What was meant to be a class project became a way for Troy students to voice their opinions about their satisfaction with the university.
Olivia Melton, a sophomore math and economics major from Orange Beach, created a Troy University Student Satisfaction Survey on Surveymonkey.com that consisted of 10 questions about student life and students’ overall satisfaction of Troy.
Melton originally created the survey for her Introduction to Social Science Inquiry class, but decided to make the project bigger.
After advertising the survey on Trojan Today for three days, posting the survey on the Troy University Textbook Exchange page, and announcing it at Student Government Association meetings and by word-of-mouth, 539 students took Melton’s satisfaction survey. The survey was available for two weeks.
Melton, in her project portfolio, said that the data compiled from the survey could help students support their opinions when they “go to Troy faculty to justify any concerns they have.”
The survey included questions about a fee to have a 24-hour library, dining hours and Troy’s communication to the student body about certain events.
Melton found that there was a direct correlation between classification, library use and willingness to pay a $25 fee to have a 24-hour library.
Higher classifications (seniors and juniors) had higher percentages ranging from 48 to 51 percent saying they would pay the fee to have a 24-hour library, though lower classifications (freshman and sophomores) had a significant 35 to 46 percent that would be willing to pay the fee as well.
Students were then asked about their satisfaction with dining hall hours.
All classifications showed extreme dissatisfaction with the hours. The results for each classification ranged from 61 to 80 percent, with sophomores being the most dissatisfied with dining hall hours.

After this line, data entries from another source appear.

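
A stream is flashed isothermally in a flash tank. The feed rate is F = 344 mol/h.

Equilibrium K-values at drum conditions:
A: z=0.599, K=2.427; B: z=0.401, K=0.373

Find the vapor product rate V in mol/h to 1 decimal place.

Material balance + equilibrium reduce to Σ zᵢ(Kᵢ−1)/(1+V/F(Kᵢ−1)) = 0.
Feasibility: ΣzᵢKᵢ = 1.603, Σzᵢ/Kᵢ = 1.322 — both > 1, two phases present.
Binary case is linear: z₁(K₁−1)(1+V/F(K₂−1)) + z₂(K₂−1)(1+V/F(K₁−1)) = 0
⇒ V/F = [z₁(K₁−1)+z₂(K₂−1)] / [−(K₁−1)(K₂−1)] = 0.6033/0.8947 = 0.674
Then V = V/F·F = 0.6743·344 = 232.0 mol/h and L = F − V = 112.0 mol/h.

V = 232.0 mol/h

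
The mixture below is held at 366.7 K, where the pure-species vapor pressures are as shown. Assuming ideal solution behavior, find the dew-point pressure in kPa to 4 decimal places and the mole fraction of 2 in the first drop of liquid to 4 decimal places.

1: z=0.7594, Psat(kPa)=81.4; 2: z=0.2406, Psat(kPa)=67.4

Pdew = 77.5256 kPa, x_2 = 0.2767

At the dew point ψ → 1, so Σzᵢ/Kᵢ = 1 with Kᵢ = Pᵢˢᵃᵗ/P ⇒ 1/P = Σzᵢ/Pᵢˢᵃᵗ.
1/P = 0.7594/81.4 + 0.2406/67.4 = 0.0128990 ⇒ P = 77.5256 kPa
xᵢ = zᵢP/Pᵢˢᵃᵗ ⇒ x_2 = 0.2406·77.5256/67.4 = 0.2767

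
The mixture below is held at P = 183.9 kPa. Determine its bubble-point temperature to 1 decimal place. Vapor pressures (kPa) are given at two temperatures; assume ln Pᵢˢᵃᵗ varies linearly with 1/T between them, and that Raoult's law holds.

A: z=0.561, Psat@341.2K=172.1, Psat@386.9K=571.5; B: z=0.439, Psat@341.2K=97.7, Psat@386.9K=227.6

T = 351.7 K

Bubble-point temperature: ΣzᵢPᵢˢᵃᵗ(T) = P. Interpolate ln Pᵢˢᵃᵗ = aᵢ + bᵢ/T.
  T = 341.2 K: ΣzᵢPᵢˢᵃᵗ = 139.44 kPa
  T = 386.9 K: ΣzᵢPᵢˢᵃᵗ = 420.53 kPa
  T = 364.0 K: ΣzᵢPᵢˢᵃᵗ = 249.62 kPa
  T = 352.6 K: ΣzᵢPᵢˢᵃᵗ = 188.16 kPa
  T = 346.9 K: ΣzᵢPᵢˢᵃᵗ = 162.34 kPa
  T = 349.8 K: ΣzᵢPᵢˢᵃᵗ = 175.09 kPa
Interpolating between 349.8 K and 352.6 K gives T ≈ 351.7 K.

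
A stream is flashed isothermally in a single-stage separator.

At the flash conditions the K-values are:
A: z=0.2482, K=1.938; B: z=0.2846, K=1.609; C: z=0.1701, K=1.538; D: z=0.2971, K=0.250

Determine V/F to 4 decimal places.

V/F = 0.5111

Newton–Raphson from V/F = 0.61:
  V/F = 0.6100: g = -0.06738, g' = -0.7402 → V/F = 0.5190
  V/F = 0.5190: g = -0.00500, g' = -0.6378 → V/F = 0.5111
Converged at V/F = 0.5111.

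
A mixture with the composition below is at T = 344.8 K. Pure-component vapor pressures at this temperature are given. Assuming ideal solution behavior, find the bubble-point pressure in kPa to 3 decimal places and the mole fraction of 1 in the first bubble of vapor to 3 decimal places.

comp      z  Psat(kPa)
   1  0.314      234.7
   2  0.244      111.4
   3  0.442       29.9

Pbub = 114.093 kPa, y_1 = 0.646

At the bubble point ψ → 0, so ΣzᵢKᵢ = 1 with Kᵢ = Pᵢˢᵃᵗ/P ⇒ P = ΣzᵢPᵢˢᵃᵗ.
P = 0.314·234.7 + 0.244·111.4 + 0.442·29.9 = 114.093 kPa
yᵢ = zᵢPᵢˢᵃᵗ/P ⇒ y_1 = 0.314·234.7/114.093 = 0.646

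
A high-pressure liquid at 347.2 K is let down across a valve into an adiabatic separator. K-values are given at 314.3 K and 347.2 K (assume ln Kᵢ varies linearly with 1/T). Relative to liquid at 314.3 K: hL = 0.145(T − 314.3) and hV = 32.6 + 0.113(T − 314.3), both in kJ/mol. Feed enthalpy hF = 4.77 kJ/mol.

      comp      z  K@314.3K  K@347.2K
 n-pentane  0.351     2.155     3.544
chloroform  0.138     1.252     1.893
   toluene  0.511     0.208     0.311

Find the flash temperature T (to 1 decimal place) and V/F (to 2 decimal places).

Adiabatic flash: solve Rachford–Rice at each trial T, then check hF = ψ·hV(T) + (1−ψ)·hL(T).
  T = 314.3 K: K = (2.155, 1.252, 0.208), RR gives ψ = 0.045, H_out = 1.471 kJ/mol
  T = 347.2 K: K = (3.544, 1.893, 0.311), RR gives ψ = 0.444, H_out = 18.786 kJ/mol
  T = 330.8 K: K = (2.800, 1.556, 0.257), RR gives ψ = 0.287, H_out = 11.606 kJ/mol
  T = 322.6 K: K = (2.467, 1.401, 0.232), RR gives ψ = 0.184, H_out = 7.148 kJ/mol
  T = 318.5 K: K = (2.309, 1.326, 0.220), RR gives ψ = 0.121, H_out = 4.534 kJ/mol
  T = 320.6 K: K = (2.389, 1.364, 0.226), RR gives ψ = 0.154, H_out = 5.913 kJ/mol
  T = 319.6 K: K = (2.351, 1.346, 0.223), RR gives ψ = 0.139, H_out = 5.268 kJ/mol
  T = 319.1 K: K = (2.332, 1.337, 0.222), RR gives ψ = 0.131, H_out = 4.938 kJ/mol
  T = 318.8 K: K = (2.321, 1.332, 0.221), RR gives ψ = 0.126, H_out = 4.737 kJ/mol
Linear interpolation between T = 318.8 (H_out = 4.737) and T = 319.1 (H_out = 4.938) on hF = 4.77 gives T ≈ 318.8 K, at which ψ = 0.13.

T = 318.8 K, V/F = 0.13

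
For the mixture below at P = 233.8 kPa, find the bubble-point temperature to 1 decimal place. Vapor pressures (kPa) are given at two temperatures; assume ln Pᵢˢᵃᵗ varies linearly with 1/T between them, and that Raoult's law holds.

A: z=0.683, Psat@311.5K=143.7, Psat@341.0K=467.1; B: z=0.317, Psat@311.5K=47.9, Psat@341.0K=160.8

Bubble-point temperature: ΣzᵢPᵢˢᵃᵗ(T) = P. Interpolate ln Pᵢˢᵃᵗ = aᵢ + bᵢ/T.
  T = 311.5 K: ΣzᵢPᵢˢᵃᵗ = 113.33 kPa
  T = 341.0 K: ΣzᵢPᵢˢᵃᵗ = 370.00 kPa
  T = 326.2 K: ΣzᵢPᵢˢᵃᵗ = 209.90 kPa
  T = 333.6 K: ΣzᵢPᵢˢᵃᵗ = 280.44 kPa
  T = 329.9 K: ΣzᵢPᵢˢᵃᵗ = 243.02 kPa
  T = 328.0 K: ΣzᵢPᵢˢᵃᵗ = 225.50 kPa
Interpolating between 328.0 K and 329.9 K gives T ≈ 328.9 K.

T = 328.9 K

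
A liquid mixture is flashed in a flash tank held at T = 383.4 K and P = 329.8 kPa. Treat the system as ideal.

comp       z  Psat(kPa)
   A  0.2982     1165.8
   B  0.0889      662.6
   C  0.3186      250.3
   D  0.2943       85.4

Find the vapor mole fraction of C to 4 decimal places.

Raoult's law: Kᵢ = Pᵢˢᵃᵗ/P = Pᵢˢᵃᵗ/329.8.
  K_A = 1165.8/329.8 = 3.534870, K_B = 662.6/329.8 = 2.009096, K_C = 250.3/329.8 = 0.758945, K_D = 85.4/329.8 = 0.258945
Let ψ = V/F and solve Σ zᵢ(Kᵢ−1)/(1+ψ(Kᵢ−1)) = 0.
Check two-phase: ΣzᵢKᵢ = 1.5507 > 1 and Σzᵢ/Kᵢ = 1.6849 > 1, so g(0) = 0.5507 > 0 and g(1) = -0.6849 < 0.
Newton iteration, ψ⁰ = 0.33:
  ψ = 0.3300: g = 0.10676, g' = -0.9241 → ψ = 0.4455
  ψ = 0.4455: g = 0.00524, g' = -0.8491 → ψ = 0.4517
Converged at ψ = 0.4517.
Compositions from xᵢ = zᵢ/(1+ψ(Kᵢ−1)), yᵢ = Kᵢxᵢ:
  A: x = 0.1390, y = 0.4914
  B: x = 0.0611, y = 0.1227
  C: x = 0.3575, y = 0.2713
  D: x = 0.4424, y = 0.1146

y_C = 0.2713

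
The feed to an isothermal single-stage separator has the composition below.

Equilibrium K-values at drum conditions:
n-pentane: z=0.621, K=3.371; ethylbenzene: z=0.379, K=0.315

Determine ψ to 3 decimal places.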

Melton, said that in her results, she found that 46 percent of students were not happy with how Troy’s communication about volunteer events and opportunities, though other campus activities and athletic events had very high percentages.
Melton, in the conclusion of her portfolio, said that the “results collected should help the student leaders and Troy University’s faculty become more productive in satisfying the student body’s needs.”